Advanced Television

Analyst: Prospects for Warhammer+ SVoD

July 8, 2021

UK-based table-top battle games manufacturer, Games Workshop, is scheduled to launch its own global SVoD platform, Warhammer+, in August 2021. The new niche service will show animated content based on the company’s table-top gaming intellectual property (IP), and provide subscribers access to the company’s host of game support apps, the back catalogue of the company’s magazine publication White Dwarf, and other benefits.

Warhammer+, priced at $5.99/£4.99 per month or $59.99/£49.99 via an annual subscription, will carry just 11 episodic animated titles at launch.


Richard Cooper, Research Director at Ampere Analysis, offers insight into the creation and future of the new platform. He writes:

“Historically Games Workshop has successfully leveraged its IP in the digital gaming sphere, spawning successful franchises such as Warhammer: Total War and Dawn of War. However, to date the company has struggled to translate this into filmed entertainment; the 2010 direct-to-Blu-ray movie release Ultramarines: A Warhammer 40,000 Movie achieved negligible success.

After nearly 50 years in development, Games Workshop’s Warhammer: Age of Sigmar and Warhammer 40,000’s grim-dark war-torn universes are comparable in terms of depth and complexity to those of the Lord of the Rings and Star Wars franchises, and over the last decade the company has developed extensive narrative arcs through its self-published Black Library books, establishing more relatable characters and franchises. The long-established Games Workshop global fan base has also contributed greatly to the volume of Warhammer-based video content, largely published via platforms such as YouTube. Indeed, the company has leveraged some of this unlicenced IP usage as the foundation for its current slate.

The SVoD market is dominated by giant global players, with extensive catalogues, and substantial pipelines of high-profile exclusive content. Smaller, local services that have sought to ape these platforms have struggled and closed in short order, unable to reach the critical mass required to sustain them. While the new Warhammer+ service has a limited appeal and is unlikely to drive significant subscriber numbers, compared to other standalone SVoD services, its aim is not to compete against the global giants.

Through the pandemic-related lockdowns the popularity of Games Workshop’s physical gaming products increased, with consumers using the greater levels of time-at-home to re-establish long forgotten hobbies. Despite the closure of the company’s physical retail chain, the lockdowns of 2020 led to a comparatively small downturn in revenues; which it more than compensated for in its following half year results, published in November 2020.
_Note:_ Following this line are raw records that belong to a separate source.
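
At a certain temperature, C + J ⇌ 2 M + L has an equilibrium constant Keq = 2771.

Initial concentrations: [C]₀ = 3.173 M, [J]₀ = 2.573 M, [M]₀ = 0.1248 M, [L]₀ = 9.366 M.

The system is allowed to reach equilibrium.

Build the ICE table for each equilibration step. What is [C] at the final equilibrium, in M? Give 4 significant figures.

Q₀ = 0.01787 vs Keq = 2771 ⇒ Q<K, forward
Step 1:
                    C           J           M           L
  Initial       3.173       2.573      0.1248       9.366
  Change        -2.43       -2.43       4.861        2.43
  Equil        0.7425      0.1425       4.986        11.8
  solve Keq expr → x = 2.43; check Q = 2771

[C]_eq = 0.7425 M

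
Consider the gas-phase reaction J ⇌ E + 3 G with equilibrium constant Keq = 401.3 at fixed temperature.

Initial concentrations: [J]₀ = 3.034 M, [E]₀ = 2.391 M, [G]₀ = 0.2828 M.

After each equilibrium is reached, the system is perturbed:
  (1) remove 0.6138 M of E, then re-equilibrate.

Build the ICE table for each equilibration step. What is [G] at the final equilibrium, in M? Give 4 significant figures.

Q₀ = 0.01782 vs Keq = 401.3 ⇒ Q<K, forward
Step 1:
                  J         E         G
  init        3.034     2.391    0.2828
  Δ          -1.635     1.635     4.904
  eq          1.399     4.026     5.186
  solve Keq expr → x = 1.635; check Q = 401.3
Then remove 0.6138 M of E.
Step 2:
                  J         E         G
  init        1.399     3.412     5.186
  Δ        -0.06068   0.06068     0.182
  eq          1.339     3.472     5.368
  solve Keq expr → x = 0.06068; check Q = 401.3

[G]_eq = 5.368 M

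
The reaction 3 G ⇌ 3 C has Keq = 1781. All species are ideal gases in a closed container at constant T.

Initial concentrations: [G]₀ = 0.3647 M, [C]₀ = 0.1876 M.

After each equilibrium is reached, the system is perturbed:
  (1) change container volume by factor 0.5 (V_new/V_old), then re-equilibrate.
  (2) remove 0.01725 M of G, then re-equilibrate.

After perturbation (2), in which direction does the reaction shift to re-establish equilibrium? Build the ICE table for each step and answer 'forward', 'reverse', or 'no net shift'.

Direction: reverse

Q₀ = 0.1361 vs Keq = 1781 ⇒ Q<K, forward
Step 1:
                    G           C
  I            0.3647      0.1876
  C           -0.3226      0.3226
  E           0.04209      0.5102
  solve Keq expr → x = 0.1075; check Q = 1781
Then change container volume by factor 0.5 (V_new/V_old).
Step 2:
                    G           C
  I           0.08418        1.02
  C                 0           0
  E           0.08418        1.02
  solve Keq expr → x = 0; check Q = 1781
Then remove 0.01725 M of G.
Step 3:
                    G           C
  I           0.06693        1.02
  C           0.01594    -0.01594
  E           0.08287       1.004
  solve Keq expr → x = -0.005312; check Q = 1781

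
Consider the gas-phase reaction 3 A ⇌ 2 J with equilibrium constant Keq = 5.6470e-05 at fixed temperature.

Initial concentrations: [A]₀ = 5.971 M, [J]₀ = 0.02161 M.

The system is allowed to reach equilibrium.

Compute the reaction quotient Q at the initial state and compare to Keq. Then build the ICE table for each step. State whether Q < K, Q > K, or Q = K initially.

Q₀ = 2.1937e-06 vs Keq = 5.6470e-05 ⇒ Q<K, forward
Step 1:
                   A          J
  I            5.971    0.02161
  C          -0.1268    0.08456
  E            5.844     0.1062
  solve Keq expr → x = 0.04228; check Q = 5.6470e-05

Q₀ = 2.1937e-06; Q < K (proceeds forward)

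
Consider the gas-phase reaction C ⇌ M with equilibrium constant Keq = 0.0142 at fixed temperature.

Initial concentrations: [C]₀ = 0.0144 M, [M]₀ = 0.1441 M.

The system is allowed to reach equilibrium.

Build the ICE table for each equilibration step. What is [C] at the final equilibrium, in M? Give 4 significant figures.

Q₀ = 10.01 vs Keq = 0.0142 ⇒ Q>K, reverse
Step 1:
                   C          M
  I           0.0144     0.1441
  C           0.1419    -0.1419
  E           0.1563   0.002219
  solve Keq expr → x = -0.1419; check Q = 0.0142

[C]_eq = 0.1563 M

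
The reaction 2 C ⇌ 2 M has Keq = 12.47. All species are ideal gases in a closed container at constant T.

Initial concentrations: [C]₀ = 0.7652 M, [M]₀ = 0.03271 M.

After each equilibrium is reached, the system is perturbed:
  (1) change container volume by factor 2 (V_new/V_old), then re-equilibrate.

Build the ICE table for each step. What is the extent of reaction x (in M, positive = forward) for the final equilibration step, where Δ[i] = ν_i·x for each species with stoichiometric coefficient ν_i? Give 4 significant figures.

Q₀ = 0.001827 vs Keq = 12.47 ⇒ Q<K, forward
Step 1:
                  C         M
  I          0.7652   0.03271
  C         -0.5891    0.5891
  E          0.1761    0.6218
  solve Keq expr → x = 0.2946; check Q = 12.47
Then change container volume by factor 2 (V_new/V_old).
Step 2:
                  C         M
  I         0.08804    0.3109
  C               0         0
  E         0.08804    0.3109
  solve Keq expr → x = 0; check Q = 12.47

x = 0 M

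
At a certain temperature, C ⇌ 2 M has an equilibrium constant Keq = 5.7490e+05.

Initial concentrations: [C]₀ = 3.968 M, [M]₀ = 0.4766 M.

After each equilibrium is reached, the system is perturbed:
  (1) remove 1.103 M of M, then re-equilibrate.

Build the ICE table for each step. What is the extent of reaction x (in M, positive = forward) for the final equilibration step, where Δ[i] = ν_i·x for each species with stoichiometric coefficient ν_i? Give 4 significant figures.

Q₀ = 0.05724 vs Keq = 5.7490e+05 ⇒ Q<K, forward
Step 1:
                  C         M
  I           3.968    0.4766
  C          -3.968     7.936
  E       1.2310e-04     8.412
  solve Keq expr → x = 3.968; check Q = 5.7490e+05
Then remove 1.103 M of M.
Step 2:
                  C         M
  I       1.2310e-04     7.309
  C       -3.0162e-05 6.0324e-05
  E       9.2934e-05     7.309
  solve Keq expr → x = 3.0162e-05; check Q = 5.7490e+05

x = 3.0162e-05 M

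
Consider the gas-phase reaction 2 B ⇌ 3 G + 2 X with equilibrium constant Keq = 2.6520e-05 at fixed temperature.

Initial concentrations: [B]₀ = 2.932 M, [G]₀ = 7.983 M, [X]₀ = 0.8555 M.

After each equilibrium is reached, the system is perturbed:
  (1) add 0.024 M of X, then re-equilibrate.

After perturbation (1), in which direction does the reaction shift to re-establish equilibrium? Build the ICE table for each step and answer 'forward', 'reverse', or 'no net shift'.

Direction: reverse

Q₀ = 43.31 vs Keq = 2.6520e-05 ⇒ Q>K, reverse
Step 1:
                    B           G           X
  I             2.932       7.983      0.8555
  C            0.8544      -1.282     -0.8544
  E             3.786       6.701    0.001124
  solve Keq expr → x = -0.4272; check Q = 2.6520e-05
Then add 0.024 M of X.
Step 2:
                    B           G           X
  I             3.786       6.701     0.02512
  C           0.02398    -0.03598    -0.02398
  E              3.81       6.665     0.00114
  solve Keq expr → x = -0.01199; check Q = 2.6520e-05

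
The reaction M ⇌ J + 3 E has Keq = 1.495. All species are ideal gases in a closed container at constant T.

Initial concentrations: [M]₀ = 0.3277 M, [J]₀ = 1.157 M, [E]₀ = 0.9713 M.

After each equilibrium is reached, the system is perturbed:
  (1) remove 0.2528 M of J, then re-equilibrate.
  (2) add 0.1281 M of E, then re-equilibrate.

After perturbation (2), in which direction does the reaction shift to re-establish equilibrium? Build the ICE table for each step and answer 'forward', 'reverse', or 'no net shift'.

Q₀ = 3.235 vs Keq = 1.495 ⇒ Q>K, reverse
Step 1:
                   M          J          E
  Initial     0.3277      1.157     0.9713
  Change     0.05565   -0.05565     -0.167
  Equil       0.3834      1.101     0.8043
  solve Keq expr → x = -0.05565; check Q = 1.495
Then remove 0.2528 M of J.
Step 2:
                   M          J          E
  Initial     0.3834     0.8485     0.8043
  Change    -0.01777    0.01777    0.05332
  Equil       0.3656     0.8663     0.8577
  solve Keq expr → x = 0.01777; check Q = 1.495
Then add 0.1281 M of E.
Step 3:
                   M          J          E
  Initial     0.3656     0.8663     0.9858
  Change     0.03118   -0.03118   -0.09354
  Equil       0.3968     0.8351     0.8922
  solve Keq expr → x = -0.03118; check Q = 1.495

Direction: reverse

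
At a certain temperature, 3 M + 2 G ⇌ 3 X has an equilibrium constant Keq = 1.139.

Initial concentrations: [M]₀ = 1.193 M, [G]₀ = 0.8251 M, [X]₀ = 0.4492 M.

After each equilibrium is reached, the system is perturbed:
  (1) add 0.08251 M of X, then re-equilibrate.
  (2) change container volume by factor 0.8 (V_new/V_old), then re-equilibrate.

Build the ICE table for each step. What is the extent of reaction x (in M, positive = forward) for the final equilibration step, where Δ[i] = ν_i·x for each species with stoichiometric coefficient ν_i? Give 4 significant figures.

x = 0.02054 M

Q₀ = 0.07841 vs Keq = 1.139 ⇒ Q<K, forward
Step 1:
                    M           G           X
  I             1.193      0.8251      0.4492
  C           -0.2702     -0.1801      0.2702
  E            0.9228       0.645      0.7194
  solve Keq expr → x = 0.09007; check Q = 1.139
Then add 0.08251 M of X.
Step 2:
                    M           G           X
  I            0.9228       0.645      0.8019
  C           0.03601       0.024    -0.03601
  E            0.9588       0.669      0.7659
  solve Keq expr → x = -0.012; check Q = 1.139
Then change container volume by factor 0.8 (V_new/V_old).
Step 3:
                    M           G           X
  I             1.199      0.8362      0.9574
  C          -0.06163    -0.04109     0.06163
  E             1.137      0.7951       1.019
  solve Keq expr → x = 0.02054; check Q = 1.139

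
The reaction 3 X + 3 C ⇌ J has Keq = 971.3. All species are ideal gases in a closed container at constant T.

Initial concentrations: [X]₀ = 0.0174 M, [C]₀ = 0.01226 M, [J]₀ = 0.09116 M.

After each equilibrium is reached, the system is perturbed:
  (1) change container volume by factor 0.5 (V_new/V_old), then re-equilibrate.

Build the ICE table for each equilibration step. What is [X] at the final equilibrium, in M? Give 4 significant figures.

Q₀ = 9.3904e+09 vs Keq = 971.3 ⇒ Q>K, reverse
Step 1:
                  X         C         J
  I          0.0174   0.01226   0.09116
  C          0.1673    0.1673  -0.05576
  E          0.1847    0.1795    0.0354
  solve Keq expr → x = -0.05576; check Q = 971.3
Then change container volume by factor 0.5 (V_new/V_old).
Step 2:
                  X         C         J
  I          0.3693    0.3591    0.0708
  C         -0.1416   -0.1416    0.0472
  E          0.2277    0.2175     0.118
  solve Keq expr → x = 0.0472; check Q = 971.3

[X]_eq = 0.2277 M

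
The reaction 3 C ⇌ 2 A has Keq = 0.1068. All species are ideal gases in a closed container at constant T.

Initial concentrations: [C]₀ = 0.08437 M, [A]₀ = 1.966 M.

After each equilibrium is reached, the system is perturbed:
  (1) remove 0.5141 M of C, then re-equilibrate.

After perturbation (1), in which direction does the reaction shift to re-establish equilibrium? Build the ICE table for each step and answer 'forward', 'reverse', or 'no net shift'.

Direction: reverse

Q₀ = 6436 vs Keq = 0.1068 ⇒ Q>K, reverse
Step 1:
                  C         A
  init      0.08437     1.966
  Δ           1.741     -1.16
  eq          1.825    0.8056
  solve Keq expr → x = -0.5802; check Q = 0.1068
Then remove 0.5141 M of C.
Step 2:
                  C         A
  init        1.311    0.8056
  Δ          0.2514   -0.1676
  eq          1.562    0.6381
  solve Keq expr → x = -0.08379; check Q = 0.1068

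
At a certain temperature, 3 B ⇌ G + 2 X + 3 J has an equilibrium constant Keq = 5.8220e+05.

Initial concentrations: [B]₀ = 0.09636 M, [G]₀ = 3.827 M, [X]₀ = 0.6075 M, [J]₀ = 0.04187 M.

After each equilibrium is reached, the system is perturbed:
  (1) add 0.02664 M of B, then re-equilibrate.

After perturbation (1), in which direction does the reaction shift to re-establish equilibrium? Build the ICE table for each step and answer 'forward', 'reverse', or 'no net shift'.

Direction: forward

Q₀ = 0.1159 vs Keq = 5.8220e+05 ⇒ Q<K, forward
Step 1:
                  B         G         X         J
  init      0.09636     3.827    0.6075   0.04187
  Δ         -0.0944   0.03147   0.06293    0.0944
  eq       0.001961     3.858    0.6704    0.1363
  solve Keq expr → x = 0.03147; check Q = 5.8220e+05
Then add 0.02664 M of B.
Step 2:
                  B         G         X         J
  init       0.0286     3.858    0.6704    0.1363
  Δ        -0.02622   0.00874   0.01748   0.02622
  eq        0.00238     3.867    0.6879    0.1625
  solve Keq expr → x = 0.00874; check Q = 5.8220e+05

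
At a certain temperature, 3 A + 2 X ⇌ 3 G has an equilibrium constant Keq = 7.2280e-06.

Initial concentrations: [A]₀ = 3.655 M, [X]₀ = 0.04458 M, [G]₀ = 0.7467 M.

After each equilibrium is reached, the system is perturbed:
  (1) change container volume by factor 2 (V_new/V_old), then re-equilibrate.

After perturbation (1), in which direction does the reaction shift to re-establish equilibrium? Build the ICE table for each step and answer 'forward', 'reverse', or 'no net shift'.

Direction: reverse

Q₀ = 4.29 vs Keq = 7.2280e-06 ⇒ Q>K, reverse
Step 1:
                    A           X           G
  I             3.655     0.04458      0.7467
  C            0.6933      0.4622     -0.6933
  E             4.348      0.5068     0.05344
  solve Keq expr → x = -0.2311; check Q = 7.2280e-06
Then change container volume by factor 2 (V_new/V_old).
Step 2:
                    A           X           G
  I             2.174      0.2534     0.02672
  C          0.009532    0.006355   -0.009532
  E             2.184      0.2597     0.01719
  solve Keq expr → x = -0.003177; check Q = 7.2280e-06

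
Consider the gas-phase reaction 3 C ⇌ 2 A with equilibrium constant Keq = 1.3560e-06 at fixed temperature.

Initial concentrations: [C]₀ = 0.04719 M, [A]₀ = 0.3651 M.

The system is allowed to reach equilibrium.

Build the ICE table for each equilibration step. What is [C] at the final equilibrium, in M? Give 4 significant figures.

[C]_eq = 0.594 M

Q₀ = 1268 vs Keq = 1.3560e-06 ⇒ Q>K, reverse
Step 1:
                    C           A
  init        0.04719      0.3651
  Δ            0.5469     -0.3646
  eq            0.594  5.3316e-04
  solve Keq expr → x = -0.1823; check Q = 1.3560e-06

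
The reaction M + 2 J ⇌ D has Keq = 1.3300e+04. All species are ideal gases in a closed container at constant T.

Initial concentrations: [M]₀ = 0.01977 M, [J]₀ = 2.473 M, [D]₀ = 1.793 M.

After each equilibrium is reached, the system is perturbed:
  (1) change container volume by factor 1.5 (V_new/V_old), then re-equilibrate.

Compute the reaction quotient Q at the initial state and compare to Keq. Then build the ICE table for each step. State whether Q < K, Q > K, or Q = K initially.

Q₀ = 14.83 vs Keq = 1.3300e+04 ⇒ Q<K, forward
Step 1:
                    M           J           D
  init        0.01977       2.473       1.793
  Δ          -0.01975    -0.03949     0.01975
  eq       2.3016e-05       2.434       1.813
  solve Keq expr → x = 0.01975; check Q = 1.3300e+04
Then change container volume by factor 1.5 (V_new/V_old).
Step 2:
                    M           J           D
  init     1.5344e-05       1.622       1.208
  Δ        1.9177e-05  3.8355e-05 -1.9177e-05
  eq       3.4521e-05       1.622       1.208
  solve Keq expr → x = -1.9177e-05; check Q = 1.3300e+04

Q₀ = 14.83; Q < K (proceeds forward)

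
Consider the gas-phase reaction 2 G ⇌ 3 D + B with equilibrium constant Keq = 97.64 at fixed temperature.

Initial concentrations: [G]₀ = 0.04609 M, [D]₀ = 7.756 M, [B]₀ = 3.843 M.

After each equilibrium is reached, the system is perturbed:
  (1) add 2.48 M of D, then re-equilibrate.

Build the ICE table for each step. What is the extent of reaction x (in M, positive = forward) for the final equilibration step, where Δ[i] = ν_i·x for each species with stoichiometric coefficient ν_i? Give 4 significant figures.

x = -0.352 M

Q₀ = 8.4405e+05 vs Keq = 97.64 ⇒ Q>K, reverse
Step 1:
                  G         D         B
  I         0.04609     7.756     3.843
  C           1.863    -2.794   -0.9313
  E           1.909     4.962     2.912
  solve Keq expr → x = -0.9313; check Q = 97.64
Then add 2.48 M of D.
Step 2:
                  G         D         B
  I           1.909     7.442     2.912
  C          0.7041    -1.056    -0.352
  E           2.613     6.386      2.56
  solve Keq expr → x = -0.352; check Q = 97.64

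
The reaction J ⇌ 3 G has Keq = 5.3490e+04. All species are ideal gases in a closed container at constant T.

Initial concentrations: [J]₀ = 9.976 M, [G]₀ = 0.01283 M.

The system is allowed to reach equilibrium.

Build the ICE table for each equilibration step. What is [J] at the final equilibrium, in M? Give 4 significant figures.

Q₀ = 2.1170e-07 vs Keq = 5.3490e+04 ⇒ Q<K, forward
Step 1:
                   J          G
  I            9.976    0.01283
  C           -9.537      28.61
  E           0.4385      28.63
  solve Keq expr → x = 9.537; check Q = 5.3490e+04

[J]_eq = 0.4385 M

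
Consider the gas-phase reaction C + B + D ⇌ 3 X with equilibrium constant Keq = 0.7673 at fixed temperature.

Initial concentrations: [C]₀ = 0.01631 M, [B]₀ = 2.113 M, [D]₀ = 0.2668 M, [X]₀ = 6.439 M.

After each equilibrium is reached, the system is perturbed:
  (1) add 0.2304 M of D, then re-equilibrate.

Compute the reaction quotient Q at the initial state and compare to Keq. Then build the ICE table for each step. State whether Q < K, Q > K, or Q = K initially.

Q₀ = 2.9035e+04; Q > K (proceeds reverse)

Q₀ = 2.9035e+04 vs Keq = 0.7673 ⇒ Q>K, reverse
Step 1:
                    C           B           D           X
  Initial     0.01631       2.113      0.2668       6.439
  Change        1.497       1.497       1.497      -4.491
  Equil         1.513        3.61       1.764       1.948
  solve Keq expr → x = -1.497; check Q = 0.7673
Then add 0.2304 M of D.
Step 2:
                    C           B           D           X
  Initial       1.513        3.61       1.994       1.948
  Change     -0.02048    -0.02048    -0.02048     0.06143
  Equil         1.493       3.589       1.974        2.01
  solve Keq expr → x = 0.02048; check Q = 0.7673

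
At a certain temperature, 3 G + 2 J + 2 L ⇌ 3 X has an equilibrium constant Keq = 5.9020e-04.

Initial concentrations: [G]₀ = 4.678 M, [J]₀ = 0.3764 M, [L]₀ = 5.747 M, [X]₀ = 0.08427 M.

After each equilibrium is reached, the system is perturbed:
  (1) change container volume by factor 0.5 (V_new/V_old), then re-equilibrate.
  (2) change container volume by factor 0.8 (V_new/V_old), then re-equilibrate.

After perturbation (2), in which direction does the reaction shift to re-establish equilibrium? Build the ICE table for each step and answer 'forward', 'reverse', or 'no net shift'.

Direction: forward

Q₀ = 1.2493e-06 vs Keq = 5.9020e-04 ⇒ Q<K, forward
Step 1:
                    G           J           L           X
  Initial       4.678      0.3764       5.747     0.08427
  Change       -0.289     -0.1926     -0.1926       0.289
  Equil         4.389      0.1838       5.554      0.3732
  solve Keq expr → x = 0.09632; check Q = 5.9020e-04
Then change container volume by factor 0.5 (V_new/V_old).
Step 2:
                    G           J           L           X
  Initial       8.778      0.3675       11.11      0.7464
  Change      -0.3041     -0.2028     -0.2028      0.3041
  Equil         8.474      0.1648       10.91       1.051
  solve Keq expr → x = 0.1014; check Q = 5.9020e-04
Then change container volume by factor 0.8 (V_new/V_old).
Step 3:
                    G           J           L           X
  Initial       10.59       0.206       13.63       1.313
  Change     -0.08746    -0.05831    -0.05831     0.08746
  Equil          10.5      0.1476       13.57       1.401
  solve Keq expr → x = 0.02915; check Q = 5.9020e-04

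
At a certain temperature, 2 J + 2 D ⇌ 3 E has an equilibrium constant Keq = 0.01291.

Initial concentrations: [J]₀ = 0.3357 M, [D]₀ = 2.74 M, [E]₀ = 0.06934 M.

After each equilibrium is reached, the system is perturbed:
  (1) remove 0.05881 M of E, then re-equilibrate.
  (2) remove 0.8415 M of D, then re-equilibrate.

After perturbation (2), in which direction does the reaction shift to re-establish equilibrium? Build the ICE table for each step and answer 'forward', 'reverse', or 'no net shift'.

Q₀ = 3.9405e-04 vs Keq = 0.01291 ⇒ Q<K, forward
Step 1:
                   J          D          E
  Initial     0.3357       2.74    0.06934
  Change    -0.07608   -0.07608     0.1141
  Equil       0.2596      2.664     0.1835
  solve Keq expr → x = 0.03804; check Q = 0.01291
Then remove 0.05881 M of E.
Step 2:
                   J          D          E
  Initial     0.2596      2.664     0.1247
  Change    -0.02907   -0.02907    0.04361
  Equil       0.2305      2.635     0.1683
  solve Keq expr → x = 0.01454; check Q = 0.01291
Then remove 0.8415 M of D.
Step 3:
                   J          D          E
  Initial     0.2305      1.793     0.1683
  Change      0.0198     0.0198    -0.0297
  Equil       0.2503      1.813     0.1386
  solve Keq expr → x = -0.009901; check Q = 0.01291

Direction: reverse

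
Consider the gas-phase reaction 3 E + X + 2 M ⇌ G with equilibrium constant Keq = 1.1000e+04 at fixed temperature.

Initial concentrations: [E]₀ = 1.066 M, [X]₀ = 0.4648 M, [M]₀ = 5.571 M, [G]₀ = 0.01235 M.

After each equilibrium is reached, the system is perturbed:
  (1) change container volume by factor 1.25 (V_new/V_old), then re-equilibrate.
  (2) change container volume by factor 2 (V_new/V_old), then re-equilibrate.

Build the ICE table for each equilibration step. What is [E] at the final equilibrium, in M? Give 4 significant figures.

Q₀ = 7.0675e-04 vs Keq = 1.1000e+04 ⇒ Q<K, forward
Step 1:
                    E           X           M           G
  Initial       1.066      0.4648       5.571     0.01235
  Change       -1.043     -0.3478     -0.6955      0.3478
  Equil       0.02274       0.117       4.875      0.3601
  solve Keq expr → x = 0.3478; check Q = 1.1000e+04
Then change container volume by factor 1.25 (V_new/V_old).
Step 2:
                    E           X           M           G
  Initial      0.0182     0.09364         3.9      0.2881
  Change     0.007853    0.002618    0.005235   -0.002618
  Equil       0.02605     0.09626       3.906      0.2855
  solve Keq expr → x = -0.002618; check Q = 1.1000e+04
Then change container volume by factor 2 (V_new/V_old).
Step 3:
                    E           X           M           G
  Initial     0.01302     0.04813       1.953      0.1427
  Change      0.02517    0.008389     0.01678   -0.008389
  Equil       0.03819     0.05652        1.97      0.1343
  solve Keq expr → x = -0.008389; check Q = 1.1000e+04

[E]_eq = 0.03819 M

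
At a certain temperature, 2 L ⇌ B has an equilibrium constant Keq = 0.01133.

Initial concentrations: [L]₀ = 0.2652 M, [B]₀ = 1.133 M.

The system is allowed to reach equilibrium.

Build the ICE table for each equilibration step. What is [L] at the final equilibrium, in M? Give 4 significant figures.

[L]_eq = 2.401 M

Q₀ = 16.11 vs Keq = 0.01133 ⇒ Q>K, reverse
Step 1:
                   L          B
  init        0.2652      1.133
  Δ            2.135     -1.068
  eq           2.401    0.06529
  solve Keq expr → x = -1.068; check Q = 0.01133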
Offering more than just video, Warhammer+ will serve to capitalise on Games Workshop’s core consumers’ renewed interest and act as a test bed for Warhammer-themed filmed entertainment. Moreover, this is offered at an annual cost comparable to the price of one of the company’s table-top game starter boxsets, a cost easily justified by Warhammer’s maturing fan base. Tapping into established, affluent, and devoted audiences is a successful strategy for such niche services and positions the subscription as overtly complementary to, rather than directly competitive with, the global players.

Moreover, through service metrics Games Workshop will gain an enhanced understanding of the viewing interest for its content and enable it to identify filmed IP with proven appeal. As the US studios and international SVoD services vie to secure content rights to recognisable IP and future franchise content, Games Workshop’s new platform could be the potential spring board to broaden its audiences and leverage its extensive IP through a new wave of filmed content, albeit via larger alternative VoD platforms.”